La Sécu met le cap sur la prescription électronique

Publié le 01/12/2011
Le zéro papier pour les ordonnances est-il pour demain ? L’idée fait en tout cas son chemin. La Sécu précise son calendrier et table sur une généralisation de la presciption électronique à partir de 2014. Pour l’heure, la cnamts se prévaut d’une exéprimentation réussie auprès des pharmaciens.

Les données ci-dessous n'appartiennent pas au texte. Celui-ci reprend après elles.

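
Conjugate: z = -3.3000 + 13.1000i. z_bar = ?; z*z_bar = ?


z_bar = -3.3000 - 13.1000i
z*z_bar = (-3.3)^2 + 13.1^2 = 10.89 + 171.61 = 182.5

z_bar = -3.3000 - 13.1000i, z*z_bar = 182.5


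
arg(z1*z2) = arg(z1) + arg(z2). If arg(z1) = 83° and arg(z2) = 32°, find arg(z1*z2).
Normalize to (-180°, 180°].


arg(z1*z2) = 83° + 32° = 115°
Normalized to (-180°, 180°]: 115°

115°


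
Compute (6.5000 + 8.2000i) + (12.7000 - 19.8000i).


Real: 6.5 + 12.7 = 19.2
Imag: 8.2 - 19.8 = -11.6

19.2000 - 11.6000i


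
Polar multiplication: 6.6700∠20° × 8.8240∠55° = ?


r = 6.6700 * 8.8240 = 58.8561
theta = 20° + 55° = 75° = 75° (mod 360)

58.8561 cis(75°)


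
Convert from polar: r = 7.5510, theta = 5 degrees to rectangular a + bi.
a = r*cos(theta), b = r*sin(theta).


a = 7.5510*cos(5°) = 7.5510*0.9962 = 7.5223
b = 7.5510*sin(5°) = 7.5510*0.08716 = 0.6581

7.5223 + 0.6581i


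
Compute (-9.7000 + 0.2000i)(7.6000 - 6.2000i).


Real = -9.7*7.6 - 0.2*(-6.2) = -73.72 - (-1.24) = -72.48
Imag = -9.7*(-6.2) + 7.6*0.2 = 60.14 + 1.52 = 61.66

-72.4800 + 61.6600i


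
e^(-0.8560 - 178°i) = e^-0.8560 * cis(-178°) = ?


e^-0.8560 = 0.4249
cos(-178°) = -0.9994
sin(-178°) = -0.0349
Real = 0.4249*(-0.9994) = -0.4246
Imag = 0.4249*(-0.0349) = -0.0148

-0.4246 - 0.0148i


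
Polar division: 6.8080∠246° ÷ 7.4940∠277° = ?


r = 6.8080 / 7.4940 = 0.9085
theta = 246° - 277° = -31° = 329° (mod 360)

0.9085 cis(329°)


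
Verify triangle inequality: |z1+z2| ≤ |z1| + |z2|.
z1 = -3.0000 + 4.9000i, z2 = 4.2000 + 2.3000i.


|z1| = sqrt((-3)^2 + 4.9^2) = sqrt(33.01) = 5.7454
|z2| = sqrt(4.2^2 + 2.3^2) = sqrt(22.93) = 4.7885
z1+z2 = 1.2000 + 7.2000i
|z1+z2| = sqrt(53.28) = 7.2993
|z1|+|z2| = 5.7454 + 4.7885 = 10.5339

|z1+z2| = 7.2993 ≤ |z1|+|z2| = 10.5339 (verified)


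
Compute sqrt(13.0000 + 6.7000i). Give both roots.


|z| = sqrt(169+44.89) = 14.6250
sqrt((|z|+a)/2) = sqrt((14.6250+13)/2) = sqrt(13.8125) = 3.7165
sqrt((|z|-a)/2) = sqrt((14.6250-13)/2) = sqrt(0.8125) = 0.9014

±(3.7165 + 0.9014i) i.e. 3.7165 + 0.9014i and -3.7165 - 0.9014i


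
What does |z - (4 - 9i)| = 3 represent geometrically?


|z - z0| = r is a circle with center z0 and radius r.
Center = (4, -9), radius = 3

Circle with center (4, -9) and radius 3


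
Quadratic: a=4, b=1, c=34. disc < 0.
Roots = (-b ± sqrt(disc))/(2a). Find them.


disc = 1^2 - 4*4*34 = 1 - 544 = -543
sqrt(|disc|) = sqrt(543) = 23.3024
Real part = -1/(2*4) = -0.1250
Imag part = 23.3024/(2*4) = 2.9128

-0.1250 ± 2.9128i


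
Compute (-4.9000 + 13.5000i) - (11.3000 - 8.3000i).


Real: -4.9 - 11.3 = -16.2
Imag: 13.5 + 8.3 = 21.8

-16.2000 + 21.8000i


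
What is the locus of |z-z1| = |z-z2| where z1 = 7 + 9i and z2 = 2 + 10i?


Equal distances means the locus is the perpendicular bisector of z1 and z2.
Midpoint = ((7+2)/2, (9+10)/2) = (4.5000, 9.5000)

Perpendicular bisector through (4.5000, 9.5000)


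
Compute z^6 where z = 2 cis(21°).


r^6 = 2^6 = 64
n*theta = 6*21° = 126° = 126° (mod 360)
a = 64*cos(126°) = -37.6183
b = 64*sin(126°) = 51.7771

64 cis(126°) = -37.6183 + 51.7771i


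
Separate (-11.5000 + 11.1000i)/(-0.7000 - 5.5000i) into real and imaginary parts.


Multiply by conjugate: (-11.5000 + 11.1000i)(-0.7000 + 5.5000i) / ((-0.7)^2 + (-5.5)^2)
Numerator real = -11.5*(-0.7) + 11.1*(-5.5) = -53
Numerator imag = 11.1*(-0.7) - (-11.5)*(-5.5) = -71.02
Denominator = 30.74
Re(z) = -53/30.74 = -1.7241
Im(z) = -71.02/30.74 = -2.3103

Re(z) = -1.7241, Im(z) = -2.3103


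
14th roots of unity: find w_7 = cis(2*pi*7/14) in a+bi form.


Angle = 360*7/14 = 180°
a = cos(180°) = -1.0000
b = sin(180°) = 0

-1.0000 + 0i


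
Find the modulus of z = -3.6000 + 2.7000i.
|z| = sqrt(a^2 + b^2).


|z| = sqrt((-3.6)^2 + 2.7^2) = sqrt(12.96 + 7.29) = sqrt(20.25) = 4.5000

|z| = 4.5000


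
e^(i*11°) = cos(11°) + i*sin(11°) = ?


cos(11°) = 0.9816
sin(11°) = 0.1908

e^(i*11°) = 0.9816 + 0.1908i


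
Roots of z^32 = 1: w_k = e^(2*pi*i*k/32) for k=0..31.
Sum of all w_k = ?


The sum of all 32th roots of unity is 0.
Geometric series: (1 - w^32)/(1 - w) = (1-1)/(1-w) = 0 since w^32 = 1, w ≠ 1.
Alternatively: coefficient of z^31 in z^32 - 1 is 0.

0


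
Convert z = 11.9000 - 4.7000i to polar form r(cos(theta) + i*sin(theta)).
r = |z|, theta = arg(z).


r = sqrt(141.61+22.09) = sqrt(163.7) = 12.7945
theta = atan2(-4.7, 11.9) = -21.5519 degrees

r = 12.7945, theta = -21.5519 degrees


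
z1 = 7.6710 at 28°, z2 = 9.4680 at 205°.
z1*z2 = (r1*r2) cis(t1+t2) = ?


r = 7.6710 * 9.4680 = 72.6290
theta = 28° + 205° = 233° = 233° (mod 360)

72.6290 cis(233°)


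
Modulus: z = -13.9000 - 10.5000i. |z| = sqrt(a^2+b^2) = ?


|z| = sqrt((-13.9)^2 + (-10.5)^2) = sqrt(193.21 + 110.25) = sqrt(303.46) = 17.4201

|z| = 17.4201


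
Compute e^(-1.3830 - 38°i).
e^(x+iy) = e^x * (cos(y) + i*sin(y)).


e^-1.3830 = 0.250825
cos(-38°) = 0.788
sin(-38°) = -0.6157
Real = 0.250825*0.788 = 0.1977
Imag = 0.250825*(-0.6157) = -0.1544

0.1977 - 0.1544i


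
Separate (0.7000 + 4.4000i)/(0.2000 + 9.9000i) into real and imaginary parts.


Multiply by conjugate: (0.7000 + 4.4000i)(0.2000 - 9.9000i) / (0.2^2 + 9.9^2)
Numerator real = 0.7*0.2 + 4.4*9.9 = 43.7
Numerator imag = 4.4*0.2 - 0.7*9.9 = -6.05
Denominator = 98.05
Re(z) = 43.7/98.05 = 0.4457
Im(z) = -6.05/98.05 = -0.0617

Re(z) = 0.4457, Im(z) = -0.0617


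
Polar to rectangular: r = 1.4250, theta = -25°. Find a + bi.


a = 1.4250*cos(-25°) = 1.4250*0.9063 = 1.2915
b = 1.4250*sin(-25°) = 1.4250*(-0.4226) = -0.6022

1.2915 - 0.6022i


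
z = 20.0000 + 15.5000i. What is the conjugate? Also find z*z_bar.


z_bar = 20.0000 - 15.5000i
z*z_bar = 20^2 + 15.5^2 = 400 + 240.25 = 640.25

z_bar = 20.0000 - 15.5000i, z*z_bar = 640.25


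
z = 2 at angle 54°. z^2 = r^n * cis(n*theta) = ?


r^2 = 2^2 = 4
n*theta = 2*54° = 108° = 108° (mod 360)
a = 4*cos(108°) = -1.2361
b = 4*sin(108°) = 3.8042

4 cis(108°) = -1.2361 + 3.8042i


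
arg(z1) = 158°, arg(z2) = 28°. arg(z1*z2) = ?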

Crédit photo : ©VOISIN/PHANIE

«Se débarasser de la paperrasse», c’est en quelque sorte l’objectif affiché du directeur de l’Assurance maladie, Frédéric Van Roekeghem. La Sécu a décidé de s’attaquer au lourd dossier de la dématérisaliation des ordonnances en vue de moderniser le système de soins. Avec près de 550 millions d’ordonnances manipulées chaque année par les pharmaciens, l’Assurance maladie a donc commencé son programme par les officines. Une première expérimentation réussie de la numérisation des ordonnances et de leur archivage sur CD-Rom en 2010 dans 7 départements l’a conforté dans cette démarche. Aujourd’hui, ce sont près de 900 officines qui numérisent déjà les ordonnances et qui les transmettent aux CPAM sous forme de CD-Rom. Une numérisation qui va s’étendre à toutes les pharmacies courant 2012. Une indemnisation de 350 euros par an est également prévu pour l’achat du matériel. En plus de permettre un gain de temps et d’argent, cette numérisation serait aussi «un moyen efficace de lutter contre les fraudes sociales», avance l’Assurance maladie.

La deuxième étape prévoit de la généraliser à d’autres professionnels de santé, à commencer par les laboratoires, les infirmières et les masseurs-kinésithérapeutes. A terme, c’est donc tout le processus qui sera dématérisalisé. Comme c’est déjà le cas dans d’autres pays européens (Royaume-Uni et Pays-Bas par exemple). Le médecin réaliserait donc son ordonnance au travers d’un logiciel qui permettrait de la télétransmettre directement à la pharmacie. Seul un numéro de prescription serait alors transmis à l’assuré. Le directeur de l’Assurance maladie a par ailleurs précisé que «l’équipement du logiciel métier» permettant la prescription électronique serait établi dans le système de la rémunération dite sur objectif au cours de la nouvelle convention. Avant de conclure qu’une «généralisation de cette dématérialisation» était possible sur un horizon plus long, 2014-2018.